An employer's notice to terminate employment is ineffective if it is given during a time (military service, illness or accident, pregnancy etc) when the loss of employment may be particularly critical for the employee ('improper time'). If notice is given but has not yet expired before the commencement of this improper time for the employee, it is suspended and continues running at the end of that time. The Federal Supreme Court has now confirmed that the beginning of the notice period is calculated retrospectively from the date of termination of the employment contract (Decision 4A_47/2008).

The question of how to calculate the beginning of the notice period comes up when notice is given well before that provided for by law or the employment contract. In the above Federal Supreme Court case, an employer terminated an employment relationship with five months' notice although the contractual notice period was three months. Less than one month before the termination of employment the employee learned about her pregnancy and immediately informed the employer. The employee claimed that the notice period had not expired, that the expiry of the notice period was suspended and that her employment continued at the end of the improper time. The Court had to decide whether there was protection during the first three months following the notification of termination or during the last three months before the actual termination of employment.

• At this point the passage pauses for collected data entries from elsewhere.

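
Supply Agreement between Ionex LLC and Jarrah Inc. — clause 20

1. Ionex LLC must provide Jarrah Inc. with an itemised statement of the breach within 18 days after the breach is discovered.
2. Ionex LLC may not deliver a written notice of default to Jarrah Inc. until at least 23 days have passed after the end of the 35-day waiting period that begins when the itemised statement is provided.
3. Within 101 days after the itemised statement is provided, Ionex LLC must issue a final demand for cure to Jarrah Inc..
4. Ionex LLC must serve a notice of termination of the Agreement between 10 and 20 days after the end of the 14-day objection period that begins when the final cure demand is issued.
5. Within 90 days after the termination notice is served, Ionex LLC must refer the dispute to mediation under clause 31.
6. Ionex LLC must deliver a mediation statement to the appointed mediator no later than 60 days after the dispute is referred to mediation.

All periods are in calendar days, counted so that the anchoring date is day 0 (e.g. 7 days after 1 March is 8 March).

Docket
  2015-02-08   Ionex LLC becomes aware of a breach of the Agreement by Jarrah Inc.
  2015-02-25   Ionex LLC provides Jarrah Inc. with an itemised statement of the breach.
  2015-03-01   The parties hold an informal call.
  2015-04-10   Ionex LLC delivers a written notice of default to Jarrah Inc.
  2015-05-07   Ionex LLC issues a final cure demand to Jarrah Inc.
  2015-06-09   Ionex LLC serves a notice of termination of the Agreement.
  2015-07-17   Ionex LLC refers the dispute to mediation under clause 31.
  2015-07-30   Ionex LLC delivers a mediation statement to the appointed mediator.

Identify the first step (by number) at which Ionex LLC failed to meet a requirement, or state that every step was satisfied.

Step 1: 18 days after 2015-02-08 (when the breach is discovered) is 2015-02-26; completed 2015-02-25, before the deadline.
Step 2: the earliest permitted date is 23 days after 2015-04-01 (end of the 35-day waiting period, which began when the itemised statement is provided on 2015-02-25), i.e. 2015-04-24; 2015-04-10 is 14 days before the earliest permitted date.

Step 2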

Since 1989 the Federal Supreme Court has considered the beginning of the notice period as per Article 336c paragraph 2 CO to be calculated retrospectively from the date of termination of the employment contract. The court has argued that the purpose of Article 336c paragraph 2 CO was to ensure that the employee is given the full notice period allowing him or her to look for new employment despite a temporary inability to work. If it is towards the end of his or her employment relationship, then he or she should not be prevented from job-seeking, particularly in industries in which employment is being offered on short lead times. The aim of Article 336c paragraph 2 CO may only be realised if employees can look for new employment during the final phase of the previous employment relationship.

The Federal Supreme Court has consistently confirmed the above approach in case law with one exception in 2005, where the Federal Court ruled that protection against dismissal should start on the date of notification of termination. However, the above mentioned decision has now clarified and confirmed that previous case law still applies.

The content of this article is intended to provide a general guide to the subject matter. Specialist advice should be sought about your specific circumstances.